For employees who are paid a salary, no additional pay is due when the employee's use of earned paid sick time results in no reduction in the employee's regular salary during the pay period in which the earned paid sick time is used. In other words, a salaried employee who receives the full salary for the pay period (because the employer does not dock salary for the sick-time absence) has already been paid for the sick time at the "same hourly rate."

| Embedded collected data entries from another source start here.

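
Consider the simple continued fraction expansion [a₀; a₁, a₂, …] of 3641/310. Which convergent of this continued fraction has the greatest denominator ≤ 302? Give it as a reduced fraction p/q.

a_0 = 11: 11/1  (≤ bound)
a_1 = 1: 12/1  (≤ bound)
a_2 = 2: 35/3  (≤ bound)
a_3 = 1: 47/4  (≤ bound)
a_4 = 12: 599/51  (≤ bound)
a_5 = 6: 3641/310  (> 302, stop)

599/51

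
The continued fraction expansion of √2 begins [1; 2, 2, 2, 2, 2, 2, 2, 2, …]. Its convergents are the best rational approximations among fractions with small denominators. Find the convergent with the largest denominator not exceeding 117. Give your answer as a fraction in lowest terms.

99/70

a_0 = 1: 1/1  (≤ bound)
a_1 = 2: 3/2  (≤ bound)
a_2 = 2: 7/5  (≤ bound)
a_3 = 2: 17/12  (≤ bound)
a_4 = 2: 41/29  (≤ bound)
a_5 = 2: 99/70  (≤ bound)
a_6 = 2: 239/169  (> 117, stop)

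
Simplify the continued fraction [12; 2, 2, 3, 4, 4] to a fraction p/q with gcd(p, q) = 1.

3835/309

Start with 4.
4 + 1/(4/1) = 4 + 1/4 = 17/4
3 + 1/(17/4) = 3 + 4/17 = 55/17
2 + 1/(55/17) = 2 + 17/55 = 127/55
2 + 1/(127/55) = 2 + 55/127 = 309/127
12 + 1/(309/127) = 12 + 127/309 = 3835/309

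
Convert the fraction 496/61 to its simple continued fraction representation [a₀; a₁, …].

496 ÷ 61 → quotient 8, remainder 8
61 ÷ 8 → quotient 7, remainder 5
8 ÷ 5 → quotient 1, remainder 3
5 ÷ 3 → quotient 1, remainder 2
3 ÷ 2 → quotient 1, remainder 1
2 ÷ 1 → quotient 2, remainder 0

[8; 7, 1, 1, 1, 2]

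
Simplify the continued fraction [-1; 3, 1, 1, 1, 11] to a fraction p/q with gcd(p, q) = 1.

-93/128

a_0 = -1: -1/1
a_1 = 3: -2/3
a_2 = 1: -3/4
a_3 = 1: -5/7
a_4 = 1: -8/11
a_5 = 11: -93/128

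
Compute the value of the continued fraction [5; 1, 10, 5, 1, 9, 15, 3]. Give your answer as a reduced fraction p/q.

180358/30515

a_0 = 5: 5/1
a_1 = 1: 6/1
a_2 = 10: 65/11
a_3 = 5: 331/56
a_4 = 1: 396/67
a_5 = 9: 3895/659
a_6 = 15: 58821/9952
a_7 = 3: 180358/30515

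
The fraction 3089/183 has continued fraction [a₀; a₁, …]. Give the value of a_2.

7

Repeatedly divide and take the remainder:
3089 = 16·183 + 161, so a_0 = 16
183 = 1·161 + 22, so a_1 = 1
161 = 7·22 + 7, so a_2 = 7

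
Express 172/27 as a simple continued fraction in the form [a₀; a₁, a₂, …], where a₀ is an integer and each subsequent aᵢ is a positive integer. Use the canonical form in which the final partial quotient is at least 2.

172 = 6·27 + 10, so a_0 = 6
27 = 2·10 + 7, so a_1 = 2
10 = 1·7 + 3, so a_2 = 1
7 = 2·3 + 1, so a_3 = 2
3 = 3·1 + 0, so a_4 = 3

[6; 2, 1, 2, 3]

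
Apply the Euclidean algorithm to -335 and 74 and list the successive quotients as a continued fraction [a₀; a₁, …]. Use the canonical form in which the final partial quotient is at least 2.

⌊-335/74⌋ = -5, remainder 35
⌊74/35⌋ = 2, remainder 4
⌊35/4⌋ = 8, remainder 3
⌊4/3⌋ = 1, remainder 1
⌊3/1⌋ = 3, remainder 0

[-5; 2, 8, 1, 3]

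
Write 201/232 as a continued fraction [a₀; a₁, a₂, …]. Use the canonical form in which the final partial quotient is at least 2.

[0; 1, 6, 2, 15]

⌊201/232⌋ = 0, remainder 201
⌊232/201⌋ = 1, remainder 31
⌊201/31⌋ = 6, remainder 15
⌊31/15⌋ = 2, remainder 1
⌊15/1⌋ = 15, remainder 0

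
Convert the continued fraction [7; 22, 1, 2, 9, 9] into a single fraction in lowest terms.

a_0 = 7: 7/1
a_1 = 22: 155/22
a_2 = 1: 162/23
a_3 = 2: 479/68
a_4 = 9: 4473/635
a_5 = 9: 40736/5783

40736/5783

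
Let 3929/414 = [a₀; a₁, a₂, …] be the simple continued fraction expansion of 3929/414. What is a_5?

Run the Euclidean algorithm, recording each quotient:
3929 ÷ 414 → quotient 9, remainder 203
414 ÷ 203 → quotient 2, remainder 8
203 ÷ 8 → quotient 25, remainder 3
8 ÷ 3 → quotient 2, remainder 2
3 ÷ 2 → quotient 1, remainder 1
2 ÷ 1 → quotient 2, remainder 0

2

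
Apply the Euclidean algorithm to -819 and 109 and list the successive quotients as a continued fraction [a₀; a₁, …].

[-8; 2, 17, 1, 2]

Run the Euclidean algorithm, recording each quotient:
-819 ÷ 109 → quotient -8, remainder 53
109 ÷ 53 → quotient 2, remainder 3
53 ÷ 3 → quotient 17, remainder 2
3 ÷ 2 → quotient 1, remainder 1
2 ÷ 1 → quotient 2, remainder 0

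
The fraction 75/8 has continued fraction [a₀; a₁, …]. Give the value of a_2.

75 = 9·8 + 3, so a_0 = 9
8 = 2·3 + 2, so a_1 = 2
3 = 1·2 + 1, so a_2 = 1

1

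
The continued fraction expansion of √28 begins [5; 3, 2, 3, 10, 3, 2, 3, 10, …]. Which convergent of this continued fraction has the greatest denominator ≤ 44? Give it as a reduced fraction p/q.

a_0 = 5: 5/1  (≤ bound)
a_1 = 3: 16/3  (≤ bound)
a_2 = 2: 37/7  (≤ bound)
a_3 = 3: 127/24  (≤ bound)
a_4 = 10: 1307/247  (> 44, stop)

127/24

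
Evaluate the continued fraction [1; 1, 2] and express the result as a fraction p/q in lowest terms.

5/3

Compute successive convergents:
a_0 = 1: 1/1
a_1 = 1: 2/1
a_2 = 2: 5/3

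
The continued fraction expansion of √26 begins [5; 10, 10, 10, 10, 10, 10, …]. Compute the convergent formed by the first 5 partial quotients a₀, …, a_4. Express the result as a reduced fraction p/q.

52525/10301

a_0 = 5: 5/1
a_1 = 10: 51/10
a_2 = 10: 515/101
a_3 = 10: 5201/1020
a_4 = 10: 52525/10301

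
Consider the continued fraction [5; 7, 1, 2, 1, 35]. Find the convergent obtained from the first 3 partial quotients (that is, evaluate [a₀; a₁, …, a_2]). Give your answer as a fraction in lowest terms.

41/8

Collapse the nested fraction from the inside out:
Start with 1.
7 + 1/(1/1) = 7 + 1/1 = 8/1
5 + 1/(8/1) = 5 + 1/8 = 41/8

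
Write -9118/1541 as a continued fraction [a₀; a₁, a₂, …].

[-6; 12, 25, 1, 1, 2]

⌊-9118/1541⌋ = -6, remainder 128
⌊1541/128⌋ = 12, remainder 5
⌊128/5⌋ = 25, remainder 3
⌊5/3⌋ = 1, remainder 2
⌊3/2⌋ = 1, remainder 1
⌊2/1⌋ = 2, remainder 0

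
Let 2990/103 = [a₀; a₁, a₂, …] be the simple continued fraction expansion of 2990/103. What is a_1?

34

2990 ÷ 103 → quotient 29, remainder 3
103 ÷ 3 → quotient 34, remainder 1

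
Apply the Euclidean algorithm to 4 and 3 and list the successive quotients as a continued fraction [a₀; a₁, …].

4 = 1·3 + 1, so a_0 = 1
3 = 3·1 + 0, so a_1 = 3

[1; 3]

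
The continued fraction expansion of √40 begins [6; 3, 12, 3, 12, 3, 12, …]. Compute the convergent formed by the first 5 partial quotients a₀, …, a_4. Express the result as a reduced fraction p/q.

Start with 12.
3 + 1/(12/1) = 3 + 1/12 = 37/12
12 + 1/(37/12) = 12 + 12/37 = 456/37
3 + 1/(456/37) = 3 + 37/456 = 1405/456
6 + 1/(1405/456) = 6 + 456/1405 = 8886/1405

8886/1405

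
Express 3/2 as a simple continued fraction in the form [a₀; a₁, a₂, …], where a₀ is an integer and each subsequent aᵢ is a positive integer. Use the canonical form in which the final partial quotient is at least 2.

Apply division with remainder until the remainder is 0:
3 = 1·2 + 1, so a_0 = 1
2 = 2·1 + 0, so a_1 = 2

[1; 2]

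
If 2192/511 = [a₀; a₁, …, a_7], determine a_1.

3

Run the Euclidean algorithm, recording each quotient:
⌊2192/511⌋ = 4, remainder 148
⌊511/148⌋ = 3, remainder 67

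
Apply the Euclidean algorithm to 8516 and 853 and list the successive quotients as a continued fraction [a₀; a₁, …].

⌊8516/853⌋ = 9, remainder 839
⌊853/839⌋ = 1, remainder 14
⌊839/14⌋ = 59, remainder 13
⌊14/13⌋ = 1, remainder 1
⌊13/1⌋ = 13, remainder 0

[9; 1, 59, 1, 13]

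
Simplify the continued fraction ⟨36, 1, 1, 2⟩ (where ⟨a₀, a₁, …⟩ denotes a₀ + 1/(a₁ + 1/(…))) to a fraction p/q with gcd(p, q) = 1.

183/5

Starting at the tail and folding back:
Start with 2.
1 + 1/(2/1) = 1 + 1/2 = 3/2
1 + 1/(3/2) = 1 + 2/3 = 5/3
36 + 1/(5/3) = 36 + 3/5 = 183/5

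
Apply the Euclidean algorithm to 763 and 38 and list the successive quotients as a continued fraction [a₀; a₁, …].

[20; 12, 1, 2]

Run the Euclidean algorithm, recording each quotient:
763 = 20·38 + 3, so a_0 = 20
38 = 12·3 + 2, so a_1 = 12
3 = 1·2 + 1, so a_2 = 1
2 = 2·1 + 0, so a_3 = 2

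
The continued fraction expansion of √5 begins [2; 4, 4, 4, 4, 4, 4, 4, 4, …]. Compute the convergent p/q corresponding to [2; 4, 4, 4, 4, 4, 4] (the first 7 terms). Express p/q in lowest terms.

12238/5473

a_0 = 2: 2/1
a_1 = 4: 9/4
a_2 = 4: 38/17
a_3 = 4: 161/72
a_4 = 4: 682/305
a_5 = 4: 2889/1292
a_6 = 4: 12238/5473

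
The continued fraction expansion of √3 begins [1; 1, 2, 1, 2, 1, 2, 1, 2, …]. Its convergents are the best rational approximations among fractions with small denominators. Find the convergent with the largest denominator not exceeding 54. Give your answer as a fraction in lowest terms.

a_0 = 1: 1/1  (≤ bound)
a_1 = 1: 2/1  (≤ bound)
a_2 = 2: 5/3  (≤ bound)
a_3 = 1: 7/4  (≤ bound)
a_4 = 2: 19/11  (≤ bound)
a_5 = 1: 26/15  (≤ bound)
a_6 = 2: 71/41  (≤ bound)
a_7 = 1: 97/56  (> 54, stop)

71/41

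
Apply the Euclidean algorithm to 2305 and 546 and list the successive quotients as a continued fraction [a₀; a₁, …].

[4; 4, 1, 1, 19, 1, 2]

Repeatedly divide and take the remainder:
⌊2305/546⌋ = 4, remainder 121
⌊546/121⌋ = 4, remainder 62
⌊121/62⌋ = 1, remainder 59
⌊62/59⌋ = 1, remainder 3
⌊59/3⌋ = 19, remainder 2
⌊3/2⌋ = 1, remainder 1
⌊2/1⌋ = 2, remainder 0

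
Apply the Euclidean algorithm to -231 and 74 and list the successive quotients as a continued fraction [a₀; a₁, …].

⌊-231/74⌋ = -4, remainder 65
⌊74/65⌋ = 1, remainder 9
⌊65/9⌋ = 7, remainder 2
⌊9/2⌋ = 4, remainder 1
⌊2/1⌋ = 2, remainder 0

[-4; 1, 7, 4, 2]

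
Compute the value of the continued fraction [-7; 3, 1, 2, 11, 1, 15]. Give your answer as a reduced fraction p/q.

Use the convergent recurrence hₖ = aₖ·hₖ₋₁ + hₖ₋₂ (and likewise for the denominators kₖ):
a_0 = -7: -7/1
a_1 = 3: -20/3
a_2 = 1: -27/4
a_3 = 2: -74/11
a_4 = 11: -841/125
a_5 = 1: -915/136
a_6 = 15: -14566/2165

-14566/2165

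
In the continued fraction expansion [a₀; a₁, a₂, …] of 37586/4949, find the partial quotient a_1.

37586 = 7·4949 + 2943, so a_0 = 7
4949 = 1·2943 + 2006, so a_1 = 1

1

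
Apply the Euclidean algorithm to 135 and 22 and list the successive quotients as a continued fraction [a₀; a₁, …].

135 ÷ 22 → quotient 6, remainder 3
22 ÷ 3 → quotient 7, remainder 1
3 ÷ 1 → quotient 3, remainder 0

[6; 7, 3]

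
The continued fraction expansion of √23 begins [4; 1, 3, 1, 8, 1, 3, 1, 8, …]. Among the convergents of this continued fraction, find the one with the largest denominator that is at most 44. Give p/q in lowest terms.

List convergents until the denominator exceeds the bound:
a_0 = 4: 4/1  (≤ bound)
a_1 = 1: 5/1  (≤ bound)
a_2 = 3: 19/4  (≤ bound)
a_3 = 1: 24/5  (≤ bound)
a_4 = 8: 211/44  (≤ bound)
a_5 = 1: 235/49  (> 44, stop)

211/44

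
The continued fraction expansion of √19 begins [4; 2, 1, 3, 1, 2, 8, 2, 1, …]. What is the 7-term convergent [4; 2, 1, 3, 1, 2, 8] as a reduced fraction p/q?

Compute successive convergents:
a_0 = 4: 4/1
a_1 = 2: 9/2
a_2 = 1: 13/3
a_3 = 3: 48/11
a_4 = 1: 61/14
a_5 = 2: 170/39
a_6 = 8: 1421/326

1421/326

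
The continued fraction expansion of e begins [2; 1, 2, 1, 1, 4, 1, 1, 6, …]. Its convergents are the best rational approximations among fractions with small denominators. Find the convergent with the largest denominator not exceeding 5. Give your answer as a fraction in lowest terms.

11/4

a_0 = 2: 2/1  (≤ bound)
a_1 = 1: 3/1  (≤ bound)
a_2 = 2: 8/3  (≤ bound)
a_3 = 1: 11/4  (≤ bound)
a_4 = 1: 19/7  (> 5, stop)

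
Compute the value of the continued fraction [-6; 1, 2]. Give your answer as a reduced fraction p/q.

-16/3

a_0 = -6: -6/1
a_1 = 1: -5/1
a_2 = 2: -16/3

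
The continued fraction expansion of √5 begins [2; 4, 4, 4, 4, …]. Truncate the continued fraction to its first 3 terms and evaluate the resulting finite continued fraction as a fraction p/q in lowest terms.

38/17

a_0 = 2: 2/1
a_1 = 4: 9/4
a_2 = 4: 38/17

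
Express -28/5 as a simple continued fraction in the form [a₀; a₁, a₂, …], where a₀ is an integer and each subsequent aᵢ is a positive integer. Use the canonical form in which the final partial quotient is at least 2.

-28 ÷ 5 → quotient -6, remainder 2
5 ÷ 2 → quotient 2, remainder 1
2 ÷ 1 → quotient 2, remainder 0

[-6; 2, 2]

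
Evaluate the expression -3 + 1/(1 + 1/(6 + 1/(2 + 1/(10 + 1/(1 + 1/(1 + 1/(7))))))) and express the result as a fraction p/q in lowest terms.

Collapse the nested fraction from the inside out:
Start with 7.
1 + 1/(7/1) = 1 + 1/7 = 8/7
1 + 1/(8/7) = 1 + 7/8 = 15/8
10 + 1/(15/8) = 10 + 8/15 = 158/15
2 + 1/(158/15) = 2 + 15/158 = 331/158
6 + 1/(331/158) = 6 + 158/331 = 2144/331
1 + 1/(2144/331) = 1 + 331/2144 = 2475/2144
-3 + 1/(2475/2144) = -3 + 2144/2475 = -5281/2475

-5281/2475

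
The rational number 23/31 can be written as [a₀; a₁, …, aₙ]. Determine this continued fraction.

[0; 1, 2, 1, 7]

Repeatedly divide and take the remainder:
23 = 0·31 + 23, so a_0 = 0
31 = 1·23 + 8, so a_1 = 1
23 = 2·8 + 7, so a_2 = 2
8 = 1·7 + 1, so a_3 = 1
7 = 7·1 + 0, so a_4 = 7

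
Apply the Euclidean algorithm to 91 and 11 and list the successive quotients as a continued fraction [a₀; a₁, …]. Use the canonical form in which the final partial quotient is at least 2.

[8; 3, 1, 2]

Repeatedly divide and take the remainder:
⌊91/11⌋ = 8, remainder 3
⌊11/3⌋ = 3, remainder 2
⌊3/2⌋ = 1, remainder 1
⌊2/1⌋ = 2, remainder 0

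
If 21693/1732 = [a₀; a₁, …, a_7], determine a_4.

21693 ÷ 1732 → quotient 12, remainder 909
1732 ÷ 909 → quotient 1, remainder 823
909 ÷ 823 → quotient 1, remainder 86
823 ÷ 86 → quotient 9, remainder 49
86 ÷ 49 → quotient 1, remainder 37

1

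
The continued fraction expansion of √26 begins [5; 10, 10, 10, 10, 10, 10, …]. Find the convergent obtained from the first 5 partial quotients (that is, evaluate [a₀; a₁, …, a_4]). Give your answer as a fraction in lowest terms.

52525/10301

Collapse the nested fraction from the inside out:
Start with 10.
10 + 1/(10/1) = 10 + 1/10 = 101/10
10 + 1/(101/10) = 10 + 10/101 = 1020/101
10 + 1/(1020/101) = 10 + 101/1020 = 10301/1020
5 + 1/(10301/1020) = 5 + 1020/10301 = 52525/10301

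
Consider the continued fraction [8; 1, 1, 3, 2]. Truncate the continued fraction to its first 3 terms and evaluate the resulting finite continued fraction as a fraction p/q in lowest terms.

17/2

Start with 1.
1 + 1/(1/1) = 1 + 1/1 = 2/1
8 + 1/(2/1) = 8 + 1/2 = 17/2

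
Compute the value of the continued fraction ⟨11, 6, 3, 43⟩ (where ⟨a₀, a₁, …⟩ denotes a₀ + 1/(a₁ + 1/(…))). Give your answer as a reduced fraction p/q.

Start with 43.
3 + 1/(43/1) = 3 + 1/43 = 130/43
6 + 1/(130/43) = 6 + 43/130 = 823/130
11 + 1/(823/130) = 11 + 130/823 = 9183/823

9183/823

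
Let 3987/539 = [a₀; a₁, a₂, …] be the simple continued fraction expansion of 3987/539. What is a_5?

3987 = 7·539 + 214, so a_0 = 7
539 = 2·214 + 111, so a_1 = 2
214 = 1·111 + 103, so a_2 = 1
111 = 1·103 + 8, so a_3 = 1
103 = 12·8 + 7, so a_4 = 12
8 = 1·7 + 1, so a_5 = 1

1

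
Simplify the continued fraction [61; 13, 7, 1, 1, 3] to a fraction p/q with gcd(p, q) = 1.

Starting at the tail and folding back:
Start with 3.
1 + 1/(3/1) = 1 + 1/3 = 4/3
1 + 1/(4/3) = 1 + 3/4 = 7/4
7 + 1/(7/4) = 7 + 4/7 = 53/7
13 + 1/(53/7) = 13 + 7/53 = 696/53
61 + 1/(696/53) = 61 + 53/696 = 42509/696

42509/696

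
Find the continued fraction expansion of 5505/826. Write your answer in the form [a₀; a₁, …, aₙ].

Apply division with remainder until the remainder is 0:
5505 = 6·826 + 549, so a_0 = 6
826 = 1·549 + 277, so a_1 = 1
549 = 1·277 + 272, so a_2 = 1
277 = 1·272 + 5, so a_3 = 1
272 = 54·5 + 2, so a_4 = 54
5 = 2·2 + 1, so a_5 = 2
2 = 2·1 + 0, so a_6 = 2

[6; 1, 1, 1, 54, 2, 2]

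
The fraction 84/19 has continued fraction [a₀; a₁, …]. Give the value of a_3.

1

84 ÷ 19 → quotient 4, remainder 8
19 ÷ 8 → quotient 2, remainder 3
8 ÷ 3 → quotient 2, remainder 2
3 ÷ 2 → quotient 1, remainder 1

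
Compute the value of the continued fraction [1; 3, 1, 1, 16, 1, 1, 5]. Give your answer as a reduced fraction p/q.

a_0 = 1: 1/1
a_1 = 3: 4/3
a_2 = 1: 5/4
a_3 = 1: 9/7
a_4 = 16: 149/116
a_5 = 1: 158/123
a_6 = 1: 307/239
a_7 = 5: 1693/1318

1693/1318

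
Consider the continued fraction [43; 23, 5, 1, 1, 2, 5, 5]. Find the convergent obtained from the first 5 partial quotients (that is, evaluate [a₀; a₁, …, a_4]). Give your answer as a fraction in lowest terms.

10976/255

Use the convergent recurrence hₖ = aₖ·hₖ₋₁ + hₖ₋₂ (and likewise for the denominators kₖ):
a_0 = 43: 43/1
a_1 = 23: 990/23
a_2 = 5: 4993/116
a_3 = 1: 5983/139
a_4 = 1: 10976/255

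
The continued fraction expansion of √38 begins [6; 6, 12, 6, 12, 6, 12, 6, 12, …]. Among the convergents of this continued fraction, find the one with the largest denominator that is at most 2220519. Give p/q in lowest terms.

List convergents until the denominator exceeds the bound:
a_0 = 6: 6/1  (≤ bound)
a_1 = 6: 37/6  (≤ bound)
a_2 = 12: 450/73  (≤ bound)
a_3 = 6: 2737/444  (≤ bound)
a_4 = 12: 33294/5401  (≤ bound)
a_5 = 6: 202501/32850  (≤ bound)
a_6 = 12: 2463306/399601  (≤ bound)
a_7 = 6: 14982337/2430456  (> 2220519, stop)

2463306/399601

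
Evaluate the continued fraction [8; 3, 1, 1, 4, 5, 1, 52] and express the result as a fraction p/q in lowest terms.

Start with 52.
1 + 1/(52/1) = 1 + 1/52 = 53/52
5 + 1/(53/52) = 5 + 52/53 = 317/53
4 + 1/(317/53) = 4 + 53/317 = 1321/317
1 + 1/(1321/317) = 1 + 317/1321 = 1638/1321
1 + 1/(1638/1321) = 1 + 1321/1638 = 2959/1638
3 + 1/(2959/1638) = 3 + 1638/2959 = 10515/2959
8 + 1/(10515/2959) = 8 + 2959/10515 = 87079/10515

87079/10515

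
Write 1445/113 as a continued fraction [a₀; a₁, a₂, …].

[12; 1, 3, 1, 2, 2, 3]

1445 ÷ 113 → quotient 12, remainder 89
113 ÷ 89 → quotient 1, remainder 24
89 ÷ 24 → quotient 3, remainder 17
24 ÷ 17 → quotient 1, remainder 7
17 ÷ 7 → quotient 2, remainder 3
7 ÷ 3 → quotient 2, remainder 1
3 ÷ 1 → quotient 3, remainder 0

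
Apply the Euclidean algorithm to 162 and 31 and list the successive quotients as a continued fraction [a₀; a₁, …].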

When pay must be calculated (for example, when an employer pays a salaried employee on an hourly basis for partial periods, or when the employee exhausts accrued sick time and the employer needs to determine the value of the time used), the "same hourly rate" for salaried employees is determined in the following order of priority, but shall in no case be less than minimum wage:

  1. First priority: The wages an employee earns during each pay period covered by the salary divided by the number of hours agreed to be worked during each pay period, if the number of hours to be worked during each pay period was previously established. (For example, an employee with a $4,000 bi-weekly salary who agreed to work 80 hours per pay period has a rate of $50.00/hour.)
  1. Second priority (if no agreed-upon hours were established): The wages an employee earns during each workweek covered by the salary in the current year divided by 40 hours. (For example, an employee with a $52,000 annual salary earns $1,000 per workweek, yielding an hourly rate of $25.00.)

Commission, piece-rate, and fee-for-service employees

For employees paid on a commission, piece-rate, or fee-for-service basis, the "same hourly rate" is determined in the following order of priority, but shall in no case be less than minimum wage:

  1. First priority: The hourly rate of pay previously agreed upon by the employer and the employee as (a) an hourly rate for payment of earned paid sick time, or (b) the actual hourly rate for the work.
  1. Second priority (if no agreed-upon rate exists): The wages that the employee would have been paid, if known, for the period of time in which earned paid sick time is used, divided by the number of hours of earned paid sick time used.
  1. Third priority: A reasonable estimation of the commission, piece-rate, or fee-for-service compensation that the employee would have been paid for the period of time in which the earned paid sick time is used, divided by the number of hours of earned paid sick time used.
  1. Fourth priority: The hourly average of all commission, piece-rate, or fee-for-service compensation that the employee earned during the previous 90 days, if the employee worked regularly during the previous 90-day period. (The regulation specifies a formula based on total compensation divided by total hours worked in that 90-day window.)
  1. Fifth priority (if the employee did not work regularly during the previous 90 days): The hourly average of all commission, piece-rate, or fee-for-service compensation that the employee earned during the previous 365 days.

Shift differentials and premiums

The "same hourly rate" includes shift differentials and premiums meant to compensate an employee for work performed under differing conditions (such as hazard pay or a shift differential for working at night) if the employee would have been entitled to the shift differential or premium for the period of time in which earned paid sick time is used. A night-shift employee who uses sick time during a scheduled night shift must be paid the night-shift differential as part of the sick-time pay.

Minimum-wage floor

Every calculation method in A.A.C. R20-5-1202 includes the express requirement that the rate "shall in no case be less than minimum wage." An employer may never pay less than the applicable Arizona minimum wage for hours of earned paid sick time, regardless of the employee's pay structure or the calculation method used.